The groundswell of public opinion is behind the HPC’s call for action. Polling by IPPR earlier this year found that two thirds of people believe the gap between the highest and lowest earners in their own workplace is too large. More than three-quarters (78%) of the British public would support government action to reduce the gap between high and low earners, with 82% of those saying the government should act in both the public and private sectors.

If ever there was a time to act, it’s now. Politicians of all political persuasions have signalled a need to tackle the lack of responsibility at the top. But do they get what’s needed to tackle unfair pay?

David Cameron and Labour’s Shadow Business Secretary Chuka Umunna have both called for measures to strengthen the hand of shareholders in holding executives to account. Yet this assumes that shareholder interests – the value of their shares – are always aligned with the long term interests of the company.

Given that over 40% shareholders of UK companies are based abroad, it’s not clear why they would be concerned about the long-term health of the UK corporate world. Performance incentives such as bonuses and stock, share and deferred compensation options typically reward senior managers for increases in stock-market value. The structure of the incentives deliberately encourages managers to focus on shareholder profit, on an annual or even quarterly basis.

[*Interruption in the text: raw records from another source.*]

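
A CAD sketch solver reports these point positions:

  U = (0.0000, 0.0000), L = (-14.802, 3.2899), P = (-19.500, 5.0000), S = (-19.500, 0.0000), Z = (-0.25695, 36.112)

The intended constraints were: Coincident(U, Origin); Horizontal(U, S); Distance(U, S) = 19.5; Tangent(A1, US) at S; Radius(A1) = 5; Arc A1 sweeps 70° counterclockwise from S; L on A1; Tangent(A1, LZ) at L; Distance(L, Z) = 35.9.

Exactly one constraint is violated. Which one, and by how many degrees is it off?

Tangent(A1, LZ) at L — off by 3.90°.

U = (0.00, 0.00) ✓; U.y = 0.00, S.y = 0.00 ✓; |US| = 19.50 ✓; ∠(PS, SU) = 90.00° ✓; |PS| = 5.000 ✓; bearing(P→L) − bearing(P→S) = 70.00° ✓; |PL| = 5.000 ✓; ∠(PL, LZ) = 93.90° ✗; |LZ| = 35.90 ✓.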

This in turn creates pressure on managers to cut annual expenditure, creating disincentives for long term investments in R&D, machinery, staff training and so forth – all of which are crucial if we want a more dynamic, sustainable and innovative economy. The complexity of remuneration packages is also one of the reasons executives got away with last year’s 49% pay rise, compared to an average of just 2.7% for the rest of us.

Shareholders are also not necessarily best placed to assess or take account of the external impacts of company practices – such as the impact that extensive low pay has on levels of consumer demand, or the environmental impact of particular products. It was the domination of the shareholder ownership model among finance institutions – combined with performance incentives that encouraged risk-taking behaviour among senior executives and traders – that led to the global financial crisis. Widespread job losses and a state deficit paid for by increased taxes and reduced services ensued.

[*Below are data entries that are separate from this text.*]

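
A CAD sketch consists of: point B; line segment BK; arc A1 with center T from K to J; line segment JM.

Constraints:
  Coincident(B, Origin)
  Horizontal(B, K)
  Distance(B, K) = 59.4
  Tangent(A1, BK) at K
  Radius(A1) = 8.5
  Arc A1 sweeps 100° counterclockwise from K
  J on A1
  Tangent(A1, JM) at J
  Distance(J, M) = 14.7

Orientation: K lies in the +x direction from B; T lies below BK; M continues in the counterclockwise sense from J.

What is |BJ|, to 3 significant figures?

52.0

B is at the origin; BK is horizontal with |BK| = 59.4 and K on the +x side, so K = (59.4, 0.00). Tangency of A1 to BK means the radius TK is perpendicular to BK, so T = K + (0, -8.5) = (59.4, -8.50). On A1, K sits at bearing 90° from T; a 100° counterclockwise sweep puts J at bearing 190°, so J = T + 8.5·(cos 190°, sin 190°) = (51.0, -9.98). Then |BJ| = |J − B| = 52.0.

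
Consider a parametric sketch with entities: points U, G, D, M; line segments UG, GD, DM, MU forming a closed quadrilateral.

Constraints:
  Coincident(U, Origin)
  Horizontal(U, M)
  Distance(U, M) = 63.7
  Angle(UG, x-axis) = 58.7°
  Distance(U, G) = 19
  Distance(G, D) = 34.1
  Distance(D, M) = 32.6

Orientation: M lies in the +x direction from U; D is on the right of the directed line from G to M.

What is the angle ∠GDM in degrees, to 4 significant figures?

114.9°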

Gordon Brown famously once said that there was no such thing as a good chancellor, only a lucky one. But a key policy goal should be to promote economic resilience and sustainable growth, rather than simply maximising the value of the boom times to compensate for losses when it busts.

Involving people other than shareholders in decision-making processes is crucial for a more resilient economy. Politicians would do better to move away from the maximisation of shareholder value and towards a system that institutionalises the long term interests of companies, employees and wider society. This means taking on the power inequalities behind both rising pay at the top and, perhaps more importantly, the stagnating incomes for lower and middle earners. Proposals to put employees on remuneration committees get to the crux of the issue by democratising the processes behind how pay is set. The danger is that a single employee on a remuneration committee lacks the bargaining clout required to affect real change. A more radical suggestion would be to put employees on company boards – something the vast majority of other European countries insist on.

Tess Lanning is a research fellow at IPPR.